Of course, best is to use a virtual env.
virtualenv -p python3.8 env
source env/bin/activate
pip install .
You can also install it directly from GitHub with one of the two following options.
# This first option is likely to be faster to download
pip install https://github.com/bendabir/torch-kafka/archive/1.2.0.tar.gz
# Probably slower because of the git clone
pip install git+https://github.com/bendabir/torch-kafka@1.2.0
This has been designed to handle both singleprocessing and multiprocessing through the PyTorch DataLoader class. Below are two examples, for both setups.

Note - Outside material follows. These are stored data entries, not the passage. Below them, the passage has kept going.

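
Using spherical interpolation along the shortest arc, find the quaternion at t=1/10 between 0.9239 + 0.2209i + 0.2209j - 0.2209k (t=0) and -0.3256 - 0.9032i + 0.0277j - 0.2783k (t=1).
0.9089 + 0.3199i + 0.2042j - 0.173k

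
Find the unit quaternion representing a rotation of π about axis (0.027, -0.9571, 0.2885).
0.027i - 0.9571j + 0.2885k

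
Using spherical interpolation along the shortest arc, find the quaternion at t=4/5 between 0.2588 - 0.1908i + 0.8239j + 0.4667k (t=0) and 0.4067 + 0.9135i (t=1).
-0.3034 - 0.9105i + 0.2443j + 0.1384k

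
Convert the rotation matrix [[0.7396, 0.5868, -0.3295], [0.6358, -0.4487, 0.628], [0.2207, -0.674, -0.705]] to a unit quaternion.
-0.3827 + 0.8505i + 0.3594j - 0.032k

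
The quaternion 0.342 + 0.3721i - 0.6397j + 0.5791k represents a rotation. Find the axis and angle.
axis = (0.396, -0.6808, 0.6163), θ = 140°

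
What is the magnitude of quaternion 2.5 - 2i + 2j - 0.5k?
3.808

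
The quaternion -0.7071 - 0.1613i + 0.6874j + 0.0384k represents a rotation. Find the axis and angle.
axis = (-0.2281, 0.9721, 0.0543), θ = 3π/2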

For every example, we'll use this class that implements a concrete data processing on the data fetched from Kafka.
import torch
from torchkafka import KafkaDataset
class MyDataset(KafkaDataset):
def _process(self, record):
# Do something here. For example :
return torch.rand(8)
In some cases, you might also want to override the consumer instanciation method (to force some parameters for instance). For example :
class MyDataset(KafkaDataset):
# ...
@classmethod
def new_consumer(cls, *args, **kwargs):
kwargs["value_deserializer"] = json.loads
return super(cls, cls).new_consumer(*args, **kwargs)
If you need to add some attributes to your dataset, you can override both the __init__
and placeholder
methods. If the _process
method returns None
, then the element is skipped by the dataset.

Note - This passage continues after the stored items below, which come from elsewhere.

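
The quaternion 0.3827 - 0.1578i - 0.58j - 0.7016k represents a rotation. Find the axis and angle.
axis = (-0.1708, -0.6278, -0.7594), θ = 3π/4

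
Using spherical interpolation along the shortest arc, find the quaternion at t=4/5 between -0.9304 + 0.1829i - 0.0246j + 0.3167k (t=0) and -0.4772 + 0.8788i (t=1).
-0.6168 + 0.7837i - 0.0057j + 0.0729k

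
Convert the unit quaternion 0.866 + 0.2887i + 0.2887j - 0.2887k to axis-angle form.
axis = (√3/3, √3/3, -√3/3), θ = π/3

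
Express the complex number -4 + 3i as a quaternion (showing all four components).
-4 + 3i + 0j + 0k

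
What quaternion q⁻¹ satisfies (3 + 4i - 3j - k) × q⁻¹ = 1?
0.0857 - 0.1143i + 0.0857j + 0.0286k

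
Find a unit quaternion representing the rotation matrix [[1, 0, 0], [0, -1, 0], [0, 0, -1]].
i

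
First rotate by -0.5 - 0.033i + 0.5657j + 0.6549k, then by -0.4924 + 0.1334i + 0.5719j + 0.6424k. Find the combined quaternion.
-0.4936 - 0.0393i - 0.6731j - 0.5493k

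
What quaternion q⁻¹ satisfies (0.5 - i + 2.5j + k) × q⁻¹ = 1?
0.0588 + 0.1176i - 0.2941j - 0.1176k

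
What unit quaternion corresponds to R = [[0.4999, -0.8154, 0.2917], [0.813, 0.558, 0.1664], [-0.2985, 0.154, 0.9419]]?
0.866 - 0.0036i + 0.1704j + 0.4701k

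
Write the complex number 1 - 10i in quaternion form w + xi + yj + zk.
1 - 10i + 0j + 0k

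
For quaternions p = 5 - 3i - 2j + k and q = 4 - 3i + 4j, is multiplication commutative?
No: pq = 19 - 31i + 9j - 14k ≠ 19 - 23i + 15j + 22k = qp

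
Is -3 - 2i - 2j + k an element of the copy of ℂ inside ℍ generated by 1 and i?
No. The quaternion -3 - 2i - 2j + k has j-coefficient y = -2 and k-coefficient z = 1, not both zero, so it does not lie in the complex subalgebra spanned by 1 and i.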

class MyDataset(KafkaDataset):
def __init__(self, min_size: int, *args, **kwargs):
self.min_size = min_size
super().__init__(*args, **kwargs)
@classmethod
def placeholder(cls, min_size: int):
return cls(min_size, _is_placeholder = True)
def _process(self, record):
# Do something here with the attribute
elements: list = json.loads(record.value)
if len(elements) < self.min_size:
return None
return elements
For singleprocessing, this is quite straight forward. We just need to build a dataset and a dataloader as usual, and then use a little helper to auto-commit the batches for us. The batch size is just given as an example.
from torch.utils.data import DataLoader
from torchkafka import auto_commit
# We can define some other settings of the consumer here
# (max_poll_records, session_timeout_ms, etc.).
dataset = MyDataset(
"topic",
group_id = "group_1",
bootstrap_servers = ["localhost:9092"]
)
dataloader = DataLoader(dataset, batch_size = 4)
for batch in auto_commit(dataloader):
# DO STUFF
pass
For multiprocessing, it requires some more tweaks (but not that much, don't worry). The batch size is just given as an example.
from torch.utils.data import DataLoader
from torchkafka import auto_commit
# Define a placeholder dataset (without any Kafka consumer).
# Consumers will be initialized by the dataloader.
dataset = MyDataset.placeholder()
dataloader = DataLoader(
dataset,
batch_size = 4,
# The number of workers should be >= 1 to enable multiprocessing.
num_workers = 2,
# We can define some other settings of the consumer here
# (max_poll_records, session_timeout_ms, etc.).
worker_init_fn = MyDataset.init_worker(
"topic",
group_id = "group_1",
bootstrap_servers = ["localhost:9092"]
)
)
for batch in auto_commit(dataloader):
# DO STUFF
pass
Please observe the GNU General Public License v3.0 license that is listed in this repository.